For parents in the London area with kids interested in baseball, it can be challenging to find enough outlets for their child to play. Jeremy Wagner, a regular visitor to The 108, has often run into roadblocks looking for baseball facilities for his 14-year-old son Owen. Cricket facilities exist, he said, but sometimes the owners just want them to be used for cricket. In fall and winter, by the time school ends, it’s dark, and there are very few parks with lighted baseball facilities. And of course, there’s the rain.

Now, Owen’s baseball coaches (he plays for the London Mets and other teams via the London Youth Baseball League) can reschedule practice to The 108 on a washed-out weekend. Even more importantly, kids like Owen can play baseball at The 108 in a non-structured setting with their friends whenever they want.

“A lot of times, they only play in this organized way, and so the kids don't do it with each other,” Wagner said. “What I'm trying to instill in them is, ‘You guys can go do this yourself.’ … I'm trying to get them to see how they can use [The 108] that way, where … you just call your friends up and say, ‘Hey, let's go throw batting practice to each other.’”

So what’s next for The 108? Since it is indoors, the chilly baseball offseason is its time to shine, and Wakelam and Trautman are figuring out how The 108 can best serve the public in the summer. With MLB’s involvement, new technology could be implemented as it becomes available. There are also possibilities for expansion – could it be franchised in other areas like Manchester? That would help create the “regional hubs” that Chetwynd believes are crucial to growing British baseball infrastructure, but The 108 is still in an experimental phase itself.

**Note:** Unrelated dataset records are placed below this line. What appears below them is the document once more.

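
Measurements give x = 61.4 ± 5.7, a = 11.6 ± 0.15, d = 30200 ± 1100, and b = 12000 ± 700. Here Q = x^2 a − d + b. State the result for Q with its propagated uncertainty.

Let p = x^2·a = 43700. δp/p = √((2·δx/x)² + (1·δa/a)²) = √(0.0345 + 0.000167) = 0.186, so δp = 8140.
Q = p − d + b: δQ = √(δp² + δd² + δb²) = √(6.62e+07 + 1.21e+06 + 4.9e+05) = 8240
Q = 25500.

25500 ± 8240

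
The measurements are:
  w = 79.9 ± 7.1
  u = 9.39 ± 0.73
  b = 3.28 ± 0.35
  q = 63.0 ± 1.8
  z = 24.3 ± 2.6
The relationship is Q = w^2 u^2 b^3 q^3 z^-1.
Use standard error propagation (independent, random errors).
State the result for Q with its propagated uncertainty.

(2.04 ± 0.860) × 10^11

Relative error in a monomial: (δQ/Q)² = Σ (nᵢ · δxᵢ/xᵢ)².
  (2·δw/w)² = (2×0.0889)² = 0.0316;  (2·δu/u)² = (2×0.0777)² = 0.0242;  (3·δb/b)² = (3×0.107)² = 0.102;  (3·δq/q)² = (3×0.0286)² = 0.00735;  (-1·δz/z)² = (-1×0.107)² = 0.0114
δQ/Q = √(0.177) = 0.421
Q = 2.04e+11, so δQ = 0.421 × 2.04e+11 = 8.6e+10.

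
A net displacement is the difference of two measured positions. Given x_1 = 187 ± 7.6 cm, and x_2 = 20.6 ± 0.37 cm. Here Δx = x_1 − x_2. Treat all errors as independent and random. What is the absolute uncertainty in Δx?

7.61 cm

For a sum/difference, combine absolute errors in quadrature:
  (δx_1)² = 57.8;  (δx_2)² = 0.137
δΔx = √(57.9) = 7.61 cm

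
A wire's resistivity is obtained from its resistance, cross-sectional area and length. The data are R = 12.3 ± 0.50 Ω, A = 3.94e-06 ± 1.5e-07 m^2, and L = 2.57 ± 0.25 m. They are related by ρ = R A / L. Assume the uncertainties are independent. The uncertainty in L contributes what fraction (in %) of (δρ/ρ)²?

75.3%

(δρ/ρ)² = (1·δR/R)² + (1·δA/A)² + (-1·δL/L)²
  R term: (1×0.0407)² = 0.00165
  A term: (1×0.0381)² = 0.00145
  L term: (-1×0.0973)² = 0.00946
Total = 0.0126. Share from L = 0.00946/0.0126 = 0.753.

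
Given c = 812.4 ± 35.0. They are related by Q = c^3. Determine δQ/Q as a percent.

12.9%

Q is a product of powers, so relative uncertainties combine in quadrature:
  (3·δc/c)² = (3×0.0431)² = 0.0167
δQ/Q = √(0.0167) = 0.129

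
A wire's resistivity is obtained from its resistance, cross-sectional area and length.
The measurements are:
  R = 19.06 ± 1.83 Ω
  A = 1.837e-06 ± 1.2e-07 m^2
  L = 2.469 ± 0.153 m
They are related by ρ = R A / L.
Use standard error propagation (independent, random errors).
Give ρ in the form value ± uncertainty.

(1.418 ± 0.187) × 10^-5 Ω·m

For a monomial ρ ∝ R, A, L^-1, fractional errors add in quadrature:
  (1·δR/R)² = (1×0.0960)² = 0.00922;  (1·δA/A)² = (1×0.0653)² = 0.00427;  (-1·δL/L)² = (-1×0.0620)² = 0.00384
δρ/ρ = √(0.0173) = 0.132
ρ = 1.418e-05 Ω·m, so δρ = 0.132 × 1.418e-05 = 1.87e-06 Ω·m.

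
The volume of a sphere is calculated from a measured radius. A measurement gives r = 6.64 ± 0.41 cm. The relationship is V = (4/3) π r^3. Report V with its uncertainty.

Each factor contributes (exponent × relative error)² to (δV/V)²:
  (3·δr/r)² = (3×0.0617)² = 0.0343
δV/V = √(0.0343) = 0.185
V = 1230 cm^3, so δV = 0.185 × 1230 = 227 cm^3.

1230 ± 227 cm^3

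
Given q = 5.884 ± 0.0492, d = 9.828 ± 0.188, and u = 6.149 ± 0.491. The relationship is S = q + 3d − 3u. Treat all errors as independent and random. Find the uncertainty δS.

For a sum/difference, combine absolute errors in quadrature:
  (δq)² = 0.00242;  (3·δd)² = 0.318;  (3·δu)² = 2.17
δS = √(2.49) = 1.58

1.58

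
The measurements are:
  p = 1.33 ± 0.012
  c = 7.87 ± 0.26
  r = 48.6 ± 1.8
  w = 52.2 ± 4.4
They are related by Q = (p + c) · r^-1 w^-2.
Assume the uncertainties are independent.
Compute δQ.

Let u = p + c = 9.20. δu = √(δp² + δc²) = √(0.000144 + 0.0676) = 0.260, so δu/u = 0.0283.
Q is then a monomial in u, r, w:
δQ/Q = √((δu/u)² + (-1·δr/r)² + (-2·δw/w)²) = √(0.000800 + 0.00137 + 0.0284) = 0.175
Q = 6.95e-05, so δQ = 0.175 × 6.95e-05 = 1.22e-05.

1.22e-05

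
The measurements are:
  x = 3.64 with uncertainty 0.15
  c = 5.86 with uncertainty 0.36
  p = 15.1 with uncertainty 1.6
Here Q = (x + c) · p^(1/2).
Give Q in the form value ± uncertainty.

36.9 ± 2.47

Let u = x + c = 9.50. δu = √(δx² + δc²) = √(0.0225 + 0.130) = 0.390, so δu/u = 0.0411.
Q is then a monomial in u, p:
δQ/Q = √((δu/u)² + (½·δp/p)²) = √(0.00169 + 0.00281) = 0.0670
Q = 36.9, so δQ = 0.0670 × 36.9 = 2.47.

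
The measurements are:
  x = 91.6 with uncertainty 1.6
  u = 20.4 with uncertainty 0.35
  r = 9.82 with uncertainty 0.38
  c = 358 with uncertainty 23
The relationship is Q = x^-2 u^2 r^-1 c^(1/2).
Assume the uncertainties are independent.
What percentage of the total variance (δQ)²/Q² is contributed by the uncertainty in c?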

For now, its home base in Brent Cross Town is already doing more than enough to serve the baseball-seeking residents of London.

“For me personally, apart from the use that everybody else gets, it's kind of a field of dreams,” Wakelam said. “From the very beginning when we started drafting the business plan, the business plan name was ‘a field of dreams.’ And so it is that for us. We just love the fact that it's here.”